Mutual funds may be purchased from the fund company directly or through a third-party broker. Variable annuities, on the other hand, are purchased from life insurance companies.
Any annuity is legally an insurance product that offers a range of features not available with mutual funds. Through the use of contractual specialized riders and account enhancements, insurance companies are able to shield investors from losses that would otherwise threaten the stability of retirement income.
Some annuities can be intricate products to understand. It’s important to understand how the annuity works, what its benefits are, and, perhaps most notably, the role it can help play in an overall retirement income strategy. Be sure to prudently read the promotion materials and prospectus. Make sure to ask questions and receive full disclosure before making a decision.
It’s vital to appraise any annuity’s costs versus the guarantees it includes. Not all guarantees are created equal. Some guarantees involve awkward limitations that may weaken their appeal, regardless of the price. On the other hand, keep in mind that when someone buys an annuity, part of what one is paying for is the soundness of the insurance company standing behind those guarantees.

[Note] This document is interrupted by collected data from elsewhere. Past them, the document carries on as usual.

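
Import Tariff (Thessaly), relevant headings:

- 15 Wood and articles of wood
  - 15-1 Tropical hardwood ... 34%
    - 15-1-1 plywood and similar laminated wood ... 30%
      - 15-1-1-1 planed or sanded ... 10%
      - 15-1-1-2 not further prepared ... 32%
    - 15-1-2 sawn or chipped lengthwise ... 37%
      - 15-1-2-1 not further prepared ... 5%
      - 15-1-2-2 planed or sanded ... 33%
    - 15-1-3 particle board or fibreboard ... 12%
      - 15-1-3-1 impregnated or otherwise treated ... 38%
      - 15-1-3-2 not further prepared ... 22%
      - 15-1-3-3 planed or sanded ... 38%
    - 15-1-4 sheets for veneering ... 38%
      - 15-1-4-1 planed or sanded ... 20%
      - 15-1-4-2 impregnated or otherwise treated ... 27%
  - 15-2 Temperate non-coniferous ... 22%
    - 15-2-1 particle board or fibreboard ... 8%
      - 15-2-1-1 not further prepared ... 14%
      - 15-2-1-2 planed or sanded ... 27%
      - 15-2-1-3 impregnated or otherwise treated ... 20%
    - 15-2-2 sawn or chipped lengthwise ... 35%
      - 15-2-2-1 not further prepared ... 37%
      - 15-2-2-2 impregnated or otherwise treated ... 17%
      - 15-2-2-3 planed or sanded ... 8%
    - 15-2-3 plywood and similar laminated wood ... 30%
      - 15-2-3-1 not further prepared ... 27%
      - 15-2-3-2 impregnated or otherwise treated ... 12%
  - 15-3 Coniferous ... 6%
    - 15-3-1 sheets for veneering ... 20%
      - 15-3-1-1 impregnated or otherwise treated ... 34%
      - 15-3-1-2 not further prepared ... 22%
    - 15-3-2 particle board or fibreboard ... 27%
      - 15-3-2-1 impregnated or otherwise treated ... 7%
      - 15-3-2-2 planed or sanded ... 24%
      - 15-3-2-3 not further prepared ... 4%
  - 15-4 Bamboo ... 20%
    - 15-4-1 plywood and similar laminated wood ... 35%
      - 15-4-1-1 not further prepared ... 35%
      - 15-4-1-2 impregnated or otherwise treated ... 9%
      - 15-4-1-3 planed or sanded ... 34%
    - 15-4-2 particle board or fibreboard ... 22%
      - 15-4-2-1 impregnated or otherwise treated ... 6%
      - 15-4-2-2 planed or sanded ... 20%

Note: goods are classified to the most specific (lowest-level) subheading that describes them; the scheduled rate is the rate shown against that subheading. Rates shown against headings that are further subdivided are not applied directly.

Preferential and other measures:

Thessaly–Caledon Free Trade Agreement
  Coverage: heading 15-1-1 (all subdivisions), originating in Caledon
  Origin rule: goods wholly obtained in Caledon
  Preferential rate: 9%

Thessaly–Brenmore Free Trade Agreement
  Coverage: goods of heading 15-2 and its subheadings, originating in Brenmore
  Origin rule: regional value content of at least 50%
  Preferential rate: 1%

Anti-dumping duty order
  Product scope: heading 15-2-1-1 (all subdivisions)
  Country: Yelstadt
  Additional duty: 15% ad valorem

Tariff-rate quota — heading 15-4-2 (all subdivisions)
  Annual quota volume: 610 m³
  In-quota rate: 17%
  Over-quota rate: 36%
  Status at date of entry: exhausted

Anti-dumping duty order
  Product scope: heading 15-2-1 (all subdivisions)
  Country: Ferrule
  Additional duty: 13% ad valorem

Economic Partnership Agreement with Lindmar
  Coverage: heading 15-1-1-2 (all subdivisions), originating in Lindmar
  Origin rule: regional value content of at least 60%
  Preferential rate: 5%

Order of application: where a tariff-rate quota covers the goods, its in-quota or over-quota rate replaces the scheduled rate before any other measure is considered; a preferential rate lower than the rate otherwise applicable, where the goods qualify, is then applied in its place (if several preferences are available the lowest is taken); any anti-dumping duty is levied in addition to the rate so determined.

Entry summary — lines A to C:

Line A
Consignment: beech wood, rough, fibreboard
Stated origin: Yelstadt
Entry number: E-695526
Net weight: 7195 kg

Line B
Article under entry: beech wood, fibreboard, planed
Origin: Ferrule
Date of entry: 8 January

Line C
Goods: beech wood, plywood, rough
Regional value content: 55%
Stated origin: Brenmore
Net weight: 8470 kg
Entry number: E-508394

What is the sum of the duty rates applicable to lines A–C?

70%

Line A: beech → 15-2; fibreboard → 15-2-1; rough → 15-2-1-1. Scheduled 14%. anti-dumping (Yelstadt, 15-2-1-1): +15%; total 14% + 15% = 29%. → 29%.
Line B: beech → 15-2; fibreboard → 15-2-1; planed → 15-2-1-2. Scheduled 27%. anti-dumping (Ferrule, 15-2-1): +13%; total 27% + 13% = 40%. → 40%.
Line C: beech → 15-2; plywood → 15-2-3; rough → 15-2-3-1. Scheduled 27%. Brenmore agreement on 15-2: RVC ≥ 50% → 1% available; preferential 1%. → 1%.
Sum: 29% + 40% + 1% = 70%.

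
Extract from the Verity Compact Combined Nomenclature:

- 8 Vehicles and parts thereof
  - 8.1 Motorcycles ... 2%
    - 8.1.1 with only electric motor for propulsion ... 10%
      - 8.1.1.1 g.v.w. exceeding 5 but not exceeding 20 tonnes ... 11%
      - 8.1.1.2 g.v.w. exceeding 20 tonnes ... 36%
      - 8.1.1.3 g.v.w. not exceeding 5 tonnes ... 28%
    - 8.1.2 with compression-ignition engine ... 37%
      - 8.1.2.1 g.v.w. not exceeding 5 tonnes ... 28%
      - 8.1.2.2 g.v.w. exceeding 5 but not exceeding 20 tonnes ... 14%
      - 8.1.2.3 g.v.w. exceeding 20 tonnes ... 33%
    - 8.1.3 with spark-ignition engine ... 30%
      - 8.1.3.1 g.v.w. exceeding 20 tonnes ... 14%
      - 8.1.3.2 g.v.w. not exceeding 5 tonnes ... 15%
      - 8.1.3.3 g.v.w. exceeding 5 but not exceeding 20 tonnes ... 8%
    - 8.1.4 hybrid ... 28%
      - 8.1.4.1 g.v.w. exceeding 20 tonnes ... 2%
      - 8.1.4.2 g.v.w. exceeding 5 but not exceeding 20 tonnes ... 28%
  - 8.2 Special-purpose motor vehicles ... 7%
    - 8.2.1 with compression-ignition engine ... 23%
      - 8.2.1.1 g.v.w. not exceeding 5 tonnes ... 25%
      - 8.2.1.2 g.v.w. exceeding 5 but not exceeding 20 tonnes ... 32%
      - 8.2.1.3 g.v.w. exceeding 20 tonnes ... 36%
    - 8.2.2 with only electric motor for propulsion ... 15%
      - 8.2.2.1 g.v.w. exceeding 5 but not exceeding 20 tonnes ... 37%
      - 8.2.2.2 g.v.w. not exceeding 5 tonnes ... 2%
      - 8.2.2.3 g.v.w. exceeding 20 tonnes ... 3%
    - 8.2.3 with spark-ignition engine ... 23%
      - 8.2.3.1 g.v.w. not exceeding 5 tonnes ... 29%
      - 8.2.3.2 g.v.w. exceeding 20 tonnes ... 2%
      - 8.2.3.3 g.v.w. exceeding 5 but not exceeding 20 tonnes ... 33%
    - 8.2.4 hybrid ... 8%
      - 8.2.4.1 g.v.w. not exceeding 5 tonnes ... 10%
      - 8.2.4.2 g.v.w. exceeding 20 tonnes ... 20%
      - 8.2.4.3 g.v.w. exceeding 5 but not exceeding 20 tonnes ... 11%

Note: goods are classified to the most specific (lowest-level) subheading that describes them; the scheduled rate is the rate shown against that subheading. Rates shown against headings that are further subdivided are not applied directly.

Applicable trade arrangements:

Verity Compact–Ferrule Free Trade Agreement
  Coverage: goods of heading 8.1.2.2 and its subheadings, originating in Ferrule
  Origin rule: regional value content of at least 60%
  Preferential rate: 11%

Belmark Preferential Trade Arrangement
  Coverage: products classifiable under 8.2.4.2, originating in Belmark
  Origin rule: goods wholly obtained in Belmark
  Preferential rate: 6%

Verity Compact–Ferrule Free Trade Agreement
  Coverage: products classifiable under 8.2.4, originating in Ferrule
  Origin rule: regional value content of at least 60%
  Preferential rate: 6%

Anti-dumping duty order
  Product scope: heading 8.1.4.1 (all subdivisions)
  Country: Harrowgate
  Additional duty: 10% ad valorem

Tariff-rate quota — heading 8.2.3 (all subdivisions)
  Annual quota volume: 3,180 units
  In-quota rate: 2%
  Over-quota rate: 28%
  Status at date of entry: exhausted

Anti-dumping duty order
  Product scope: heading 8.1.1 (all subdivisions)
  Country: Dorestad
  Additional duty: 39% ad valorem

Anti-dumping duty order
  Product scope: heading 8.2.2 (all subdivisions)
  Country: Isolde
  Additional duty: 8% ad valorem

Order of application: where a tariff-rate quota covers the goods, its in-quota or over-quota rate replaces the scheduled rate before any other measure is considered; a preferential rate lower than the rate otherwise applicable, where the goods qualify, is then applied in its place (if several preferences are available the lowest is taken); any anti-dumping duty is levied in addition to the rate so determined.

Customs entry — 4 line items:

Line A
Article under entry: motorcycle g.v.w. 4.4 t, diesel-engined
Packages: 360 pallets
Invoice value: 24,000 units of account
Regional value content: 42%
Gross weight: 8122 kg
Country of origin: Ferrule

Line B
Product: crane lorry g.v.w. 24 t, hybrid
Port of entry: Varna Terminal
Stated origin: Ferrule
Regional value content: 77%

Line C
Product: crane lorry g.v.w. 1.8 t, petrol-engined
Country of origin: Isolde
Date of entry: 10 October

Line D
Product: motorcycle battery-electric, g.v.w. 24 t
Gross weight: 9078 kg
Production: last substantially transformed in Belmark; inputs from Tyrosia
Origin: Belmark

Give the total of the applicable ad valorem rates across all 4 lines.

Line A: motorcycle → 8.1; diesel-engined → 8.1.2; g.v.w. 4.4 t → 8.1.2.1. Scheduled 28%. Ferrule agreement on 8.1.2.2: 8.1.2.1 not covered; Ferrule agreement on 8.2.4: 8.1.2.1 not covered. → 28%.
Line B: crane lorry → 8.2; hybrid → 8.2.4; g.v.w. 24 t → 8.2.4.2. Scheduled 20%. Ferrule agreement on 8.1.2.2: 8.2.4.2 not covered; Ferrule agreement on 8.2.4: RVC ≥ 60% → 6% available; preferential 6%. → 6%.
Line C: crane lorry → 8.2; petrol-engined → 8.2.3; g.v.w. 1.8 t → 8.2.3.1. Scheduled 29%. quota on 8.2.3 exhausted → over-quota 28%. → 28%.
Line D: motorcycle → 8.1; battery-electric → 8.1.1; g.v.w. 24 t → 8.1.1.2. Scheduled 36%. Belmark agreement on 8.2.4.2: 8.1.1.2 not covered. → 36%.
Sum: 28% + 6% + 28% + 36% = 98%.

98%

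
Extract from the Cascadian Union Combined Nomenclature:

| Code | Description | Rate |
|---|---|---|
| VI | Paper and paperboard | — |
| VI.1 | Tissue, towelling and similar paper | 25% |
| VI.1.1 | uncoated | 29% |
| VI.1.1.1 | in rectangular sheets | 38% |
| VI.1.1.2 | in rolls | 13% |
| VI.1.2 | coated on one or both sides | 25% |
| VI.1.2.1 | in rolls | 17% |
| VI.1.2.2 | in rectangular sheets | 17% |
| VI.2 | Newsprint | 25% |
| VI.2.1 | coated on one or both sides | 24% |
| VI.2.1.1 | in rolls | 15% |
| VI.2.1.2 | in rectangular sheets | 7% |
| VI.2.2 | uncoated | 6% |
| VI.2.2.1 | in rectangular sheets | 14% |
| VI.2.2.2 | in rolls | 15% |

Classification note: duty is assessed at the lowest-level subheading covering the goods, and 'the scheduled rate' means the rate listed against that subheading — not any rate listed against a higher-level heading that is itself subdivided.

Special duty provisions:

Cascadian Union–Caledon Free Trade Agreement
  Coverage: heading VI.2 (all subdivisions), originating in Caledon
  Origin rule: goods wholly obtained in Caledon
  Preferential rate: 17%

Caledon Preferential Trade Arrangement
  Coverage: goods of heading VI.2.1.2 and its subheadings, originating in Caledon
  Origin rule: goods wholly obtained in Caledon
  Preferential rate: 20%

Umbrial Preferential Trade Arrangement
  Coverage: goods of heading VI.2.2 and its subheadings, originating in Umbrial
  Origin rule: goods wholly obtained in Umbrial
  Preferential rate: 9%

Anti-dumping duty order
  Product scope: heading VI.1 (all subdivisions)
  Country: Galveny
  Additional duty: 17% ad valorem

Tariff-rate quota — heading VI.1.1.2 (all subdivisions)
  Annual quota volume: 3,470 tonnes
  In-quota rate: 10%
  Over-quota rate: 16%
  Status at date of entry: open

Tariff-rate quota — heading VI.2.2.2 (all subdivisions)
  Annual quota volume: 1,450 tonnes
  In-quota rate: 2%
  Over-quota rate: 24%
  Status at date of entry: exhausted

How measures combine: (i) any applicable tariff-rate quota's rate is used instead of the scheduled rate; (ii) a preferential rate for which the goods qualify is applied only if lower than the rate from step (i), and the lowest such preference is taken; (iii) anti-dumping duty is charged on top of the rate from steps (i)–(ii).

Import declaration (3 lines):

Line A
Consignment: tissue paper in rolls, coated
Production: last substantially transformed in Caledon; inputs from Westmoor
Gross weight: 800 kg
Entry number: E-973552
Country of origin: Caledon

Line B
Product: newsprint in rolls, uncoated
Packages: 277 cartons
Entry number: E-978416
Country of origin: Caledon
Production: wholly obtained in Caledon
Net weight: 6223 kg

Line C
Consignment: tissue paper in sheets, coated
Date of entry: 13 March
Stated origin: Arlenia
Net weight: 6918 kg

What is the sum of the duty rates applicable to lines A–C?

Line A: tissue paper → VI.1; coated → VI.1.2; in rolls → VI.1.2.1. Scheduled 17%. Caledon agreement on VI.2: VI.1.2.1 not covered; Caledon agreement on VI.2.1.2: VI.1.2.1 not covered. → 17%.
Line B: newsprint → VI.2; uncoated → VI.2.2; in rolls → VI.2.2.2. Scheduled 15%. quota on VI.2.2.2 exhausted → over-quota 24%; Caledon agreement on VI.2: wholly obtained → 17% available; Caledon agreement on VI.2.1.2: VI.2.2.2 not covered; preferential 17%. → 17%.
Line C: tissue paper → VI.1; coated → VI.1.2; in sheets → VI.1.2.2. Scheduled 17%. No special measure applies. → 17%.
Sum: 17% + 17% + 17% = 51%.

51%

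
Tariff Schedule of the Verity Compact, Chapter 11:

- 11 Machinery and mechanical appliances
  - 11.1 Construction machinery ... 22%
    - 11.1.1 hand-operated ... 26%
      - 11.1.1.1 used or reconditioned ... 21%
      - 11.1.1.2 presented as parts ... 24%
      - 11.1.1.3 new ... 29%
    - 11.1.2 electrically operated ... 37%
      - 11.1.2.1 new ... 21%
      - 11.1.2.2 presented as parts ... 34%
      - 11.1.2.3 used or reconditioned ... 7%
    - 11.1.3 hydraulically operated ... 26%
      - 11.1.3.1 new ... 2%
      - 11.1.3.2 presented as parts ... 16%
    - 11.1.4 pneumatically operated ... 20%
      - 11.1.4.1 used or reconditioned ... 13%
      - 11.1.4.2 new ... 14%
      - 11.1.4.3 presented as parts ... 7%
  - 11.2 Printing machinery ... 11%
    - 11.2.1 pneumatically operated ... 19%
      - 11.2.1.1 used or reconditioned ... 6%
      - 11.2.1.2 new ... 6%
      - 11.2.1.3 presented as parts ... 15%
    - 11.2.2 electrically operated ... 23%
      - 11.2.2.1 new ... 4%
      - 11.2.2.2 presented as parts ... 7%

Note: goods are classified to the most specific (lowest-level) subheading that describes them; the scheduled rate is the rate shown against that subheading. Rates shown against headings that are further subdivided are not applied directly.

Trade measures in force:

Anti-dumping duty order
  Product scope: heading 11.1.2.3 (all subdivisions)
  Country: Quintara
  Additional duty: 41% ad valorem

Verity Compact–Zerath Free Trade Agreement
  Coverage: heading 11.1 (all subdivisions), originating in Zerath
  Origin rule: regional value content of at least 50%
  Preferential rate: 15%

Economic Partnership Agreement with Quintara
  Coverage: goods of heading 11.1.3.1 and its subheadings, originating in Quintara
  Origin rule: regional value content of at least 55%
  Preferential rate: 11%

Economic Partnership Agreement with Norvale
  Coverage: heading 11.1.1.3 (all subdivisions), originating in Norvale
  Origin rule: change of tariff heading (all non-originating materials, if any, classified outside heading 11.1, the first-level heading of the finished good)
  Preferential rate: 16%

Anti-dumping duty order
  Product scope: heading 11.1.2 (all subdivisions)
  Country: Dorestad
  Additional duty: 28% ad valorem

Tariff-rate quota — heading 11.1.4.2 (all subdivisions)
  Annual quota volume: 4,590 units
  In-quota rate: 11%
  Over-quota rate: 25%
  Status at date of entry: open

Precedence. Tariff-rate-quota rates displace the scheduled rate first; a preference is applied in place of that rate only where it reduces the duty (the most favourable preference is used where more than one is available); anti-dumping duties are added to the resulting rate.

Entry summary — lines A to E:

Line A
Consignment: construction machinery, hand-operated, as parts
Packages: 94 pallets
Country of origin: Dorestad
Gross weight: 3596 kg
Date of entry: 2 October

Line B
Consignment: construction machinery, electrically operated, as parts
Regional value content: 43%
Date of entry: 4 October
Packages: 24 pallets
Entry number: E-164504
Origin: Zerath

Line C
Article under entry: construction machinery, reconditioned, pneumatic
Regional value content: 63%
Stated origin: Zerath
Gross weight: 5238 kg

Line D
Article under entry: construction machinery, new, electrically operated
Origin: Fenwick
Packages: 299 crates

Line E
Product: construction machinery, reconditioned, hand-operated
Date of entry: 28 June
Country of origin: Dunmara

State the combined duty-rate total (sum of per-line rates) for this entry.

Line A: construction → 11.1; hand-operated → 11.1.1; as parts → 11.1.1.2. Scheduled 24%. No special measure applies. → 24%.
Line B: construction → 11.1; electrically operated → 11.1.2; as parts → 11.1.2.2. Scheduled 34%. Zerath agreement on 11.1: RVC < 50%. → 34%.
Line C: construction → 11.1; pneumatic → 11.1.4; reconditioned → 11.1.4.1. Scheduled 13%. Zerath agreement on 11.1: RVC ≥ 50% → 15% available; preference 15% not lower than 13% → no reduction. → 13%.
Line D: construction → 11.1; electrically operated → 11.1.2; new → 11.1.2.1. Scheduled 21%. No special measure applies. → 21%.
Line E: construction → 11.1; hand-operated → 11.1.1; reconditioned → 11.1.1.1. Scheduled 21%. No special measure applies. → 21%.
Sum: 24% + 34% + 13% + 21% + 21% = 113%.

113%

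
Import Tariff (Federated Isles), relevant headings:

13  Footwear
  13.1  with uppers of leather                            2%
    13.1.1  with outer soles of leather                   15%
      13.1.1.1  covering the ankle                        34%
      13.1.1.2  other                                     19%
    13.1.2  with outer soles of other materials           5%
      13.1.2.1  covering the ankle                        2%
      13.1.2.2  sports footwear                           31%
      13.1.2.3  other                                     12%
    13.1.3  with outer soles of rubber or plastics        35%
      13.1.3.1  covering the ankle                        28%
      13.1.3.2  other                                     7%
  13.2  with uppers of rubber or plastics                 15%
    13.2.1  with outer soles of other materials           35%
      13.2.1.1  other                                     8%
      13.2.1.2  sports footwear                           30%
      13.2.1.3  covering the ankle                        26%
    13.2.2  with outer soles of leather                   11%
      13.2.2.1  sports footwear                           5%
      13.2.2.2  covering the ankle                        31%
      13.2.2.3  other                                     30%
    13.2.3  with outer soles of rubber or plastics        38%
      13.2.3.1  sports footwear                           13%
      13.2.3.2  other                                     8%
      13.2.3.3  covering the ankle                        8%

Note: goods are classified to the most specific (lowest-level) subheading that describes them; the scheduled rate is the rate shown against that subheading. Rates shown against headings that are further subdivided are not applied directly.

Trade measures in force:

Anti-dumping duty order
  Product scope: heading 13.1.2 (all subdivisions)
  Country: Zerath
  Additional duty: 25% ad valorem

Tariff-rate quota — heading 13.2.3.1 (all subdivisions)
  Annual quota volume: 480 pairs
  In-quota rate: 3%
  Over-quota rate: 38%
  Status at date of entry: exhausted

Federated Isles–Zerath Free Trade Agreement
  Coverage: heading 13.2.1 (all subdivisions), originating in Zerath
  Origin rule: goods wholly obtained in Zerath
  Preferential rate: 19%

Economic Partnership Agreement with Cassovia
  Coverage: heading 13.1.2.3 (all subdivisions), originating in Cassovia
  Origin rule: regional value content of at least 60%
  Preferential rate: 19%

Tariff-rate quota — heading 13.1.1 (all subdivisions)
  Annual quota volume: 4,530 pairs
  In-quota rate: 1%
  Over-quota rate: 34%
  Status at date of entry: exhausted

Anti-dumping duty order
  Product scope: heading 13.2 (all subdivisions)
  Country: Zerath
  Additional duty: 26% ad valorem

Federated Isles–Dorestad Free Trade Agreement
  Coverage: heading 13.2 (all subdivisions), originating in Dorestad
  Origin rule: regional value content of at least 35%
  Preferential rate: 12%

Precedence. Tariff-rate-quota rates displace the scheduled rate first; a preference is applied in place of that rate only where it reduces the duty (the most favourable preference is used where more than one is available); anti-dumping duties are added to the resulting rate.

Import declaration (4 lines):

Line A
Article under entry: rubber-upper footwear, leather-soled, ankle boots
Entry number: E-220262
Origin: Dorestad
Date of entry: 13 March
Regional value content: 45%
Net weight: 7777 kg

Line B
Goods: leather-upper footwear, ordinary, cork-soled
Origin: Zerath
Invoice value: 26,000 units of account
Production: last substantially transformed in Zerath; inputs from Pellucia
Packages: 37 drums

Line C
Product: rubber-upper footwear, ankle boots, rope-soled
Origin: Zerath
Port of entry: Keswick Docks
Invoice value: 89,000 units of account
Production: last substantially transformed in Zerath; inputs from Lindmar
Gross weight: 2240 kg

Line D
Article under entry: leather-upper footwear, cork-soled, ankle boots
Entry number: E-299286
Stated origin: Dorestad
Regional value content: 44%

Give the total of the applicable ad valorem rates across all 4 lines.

Line A: rubber-upper → 13.2; leather-soled → 13.2.2; ankle boots → 13.2.2.2. Scheduled 31%. Dorestad agreement on 13.2: RVC ≥ 35% → 12% available; preferential 12%. → 12%.
Line B: leather-upper → 13.1; cork-soled → 13.1.2; ordinary → 13.1.2.3. Scheduled 12%. Zerath agreement on 13.2.1: 13.1.2.3 not covered; anti-dumping (Zerath, 13.1.2): +25%; total 12% + 25% = 37%. → 37%.
Line C: rubber-upper → 13.2; rope-soled → 13.2.1; ankle boots → 13.2.1.3. Scheduled 26%. Zerath agreement on 13.2.1: not wholly obtained; anti-dumping (Zerath, 13.2): +26%; total 26% + 26% = 52%. → 52%.
Line D: leather-upper → 13.1; cork-soled → 13.1.2; ankle boots → 13.1.2.1. Scheduled 2%. Dorestad agreement on 13.2: 13.1.2.1 not covered. → 2%.
Sum: 12% + 37% + 52% + 2% = 103%.

103%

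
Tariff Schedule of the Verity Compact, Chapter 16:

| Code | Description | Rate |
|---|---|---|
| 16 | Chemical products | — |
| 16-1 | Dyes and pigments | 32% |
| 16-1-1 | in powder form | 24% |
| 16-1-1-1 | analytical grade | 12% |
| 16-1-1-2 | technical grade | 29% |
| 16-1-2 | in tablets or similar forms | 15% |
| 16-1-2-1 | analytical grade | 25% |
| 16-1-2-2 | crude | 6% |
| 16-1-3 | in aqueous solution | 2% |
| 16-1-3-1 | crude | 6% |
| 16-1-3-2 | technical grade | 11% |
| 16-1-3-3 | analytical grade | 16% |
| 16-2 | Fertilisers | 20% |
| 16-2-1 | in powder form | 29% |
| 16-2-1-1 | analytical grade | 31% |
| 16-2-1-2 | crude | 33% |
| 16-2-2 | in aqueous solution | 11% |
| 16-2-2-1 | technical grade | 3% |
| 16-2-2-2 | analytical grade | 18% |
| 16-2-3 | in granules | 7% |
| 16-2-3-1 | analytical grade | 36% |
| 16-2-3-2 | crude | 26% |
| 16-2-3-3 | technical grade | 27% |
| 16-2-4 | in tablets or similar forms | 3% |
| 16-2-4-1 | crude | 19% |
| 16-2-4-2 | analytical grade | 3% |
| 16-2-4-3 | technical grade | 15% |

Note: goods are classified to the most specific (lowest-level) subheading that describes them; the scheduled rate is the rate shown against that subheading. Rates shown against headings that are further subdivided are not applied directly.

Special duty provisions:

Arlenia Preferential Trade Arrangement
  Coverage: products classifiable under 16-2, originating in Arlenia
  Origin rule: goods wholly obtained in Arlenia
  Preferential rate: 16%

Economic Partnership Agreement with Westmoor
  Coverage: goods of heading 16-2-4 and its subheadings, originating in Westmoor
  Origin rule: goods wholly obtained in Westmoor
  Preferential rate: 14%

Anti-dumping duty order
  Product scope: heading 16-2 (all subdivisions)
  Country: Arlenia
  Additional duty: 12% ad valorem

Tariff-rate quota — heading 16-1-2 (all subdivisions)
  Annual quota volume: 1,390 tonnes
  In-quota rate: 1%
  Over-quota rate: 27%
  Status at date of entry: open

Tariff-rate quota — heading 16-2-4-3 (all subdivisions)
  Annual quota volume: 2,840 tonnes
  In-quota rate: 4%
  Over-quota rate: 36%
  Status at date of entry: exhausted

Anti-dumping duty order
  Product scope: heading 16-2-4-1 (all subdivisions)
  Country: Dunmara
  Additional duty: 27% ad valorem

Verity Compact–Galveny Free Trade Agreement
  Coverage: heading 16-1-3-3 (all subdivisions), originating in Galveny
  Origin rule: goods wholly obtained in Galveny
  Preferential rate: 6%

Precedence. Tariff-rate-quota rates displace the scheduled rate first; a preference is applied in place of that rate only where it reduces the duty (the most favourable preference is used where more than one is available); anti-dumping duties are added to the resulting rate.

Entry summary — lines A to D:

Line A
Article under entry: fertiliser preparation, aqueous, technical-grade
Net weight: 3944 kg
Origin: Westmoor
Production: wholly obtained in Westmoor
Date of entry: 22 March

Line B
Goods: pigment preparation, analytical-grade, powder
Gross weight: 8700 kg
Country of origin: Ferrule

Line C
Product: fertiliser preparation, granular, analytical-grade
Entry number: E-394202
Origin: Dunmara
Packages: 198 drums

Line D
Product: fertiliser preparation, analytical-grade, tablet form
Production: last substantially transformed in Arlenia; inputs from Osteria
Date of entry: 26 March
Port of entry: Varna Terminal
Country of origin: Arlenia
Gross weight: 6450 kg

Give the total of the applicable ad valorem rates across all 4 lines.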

No one financial product is appropriate for every saver. Many people prefer the all-inclusive nature of annuities and are willing to pay somewhat higher fees to ensure both their financial future and peace of mind. Other people, however, are content and skilled in fortifying their own retirement income streams and death benefit guarantees.
Financial peace isn’t achieved by the size of the nest egg or the extinction of debt, but rather by the net difference between the monthly checks coming in versus the monthly checks going out.
Gary B. Woolman, CLTC, CFBS and LUTCF, is president of Woolman Financial Group.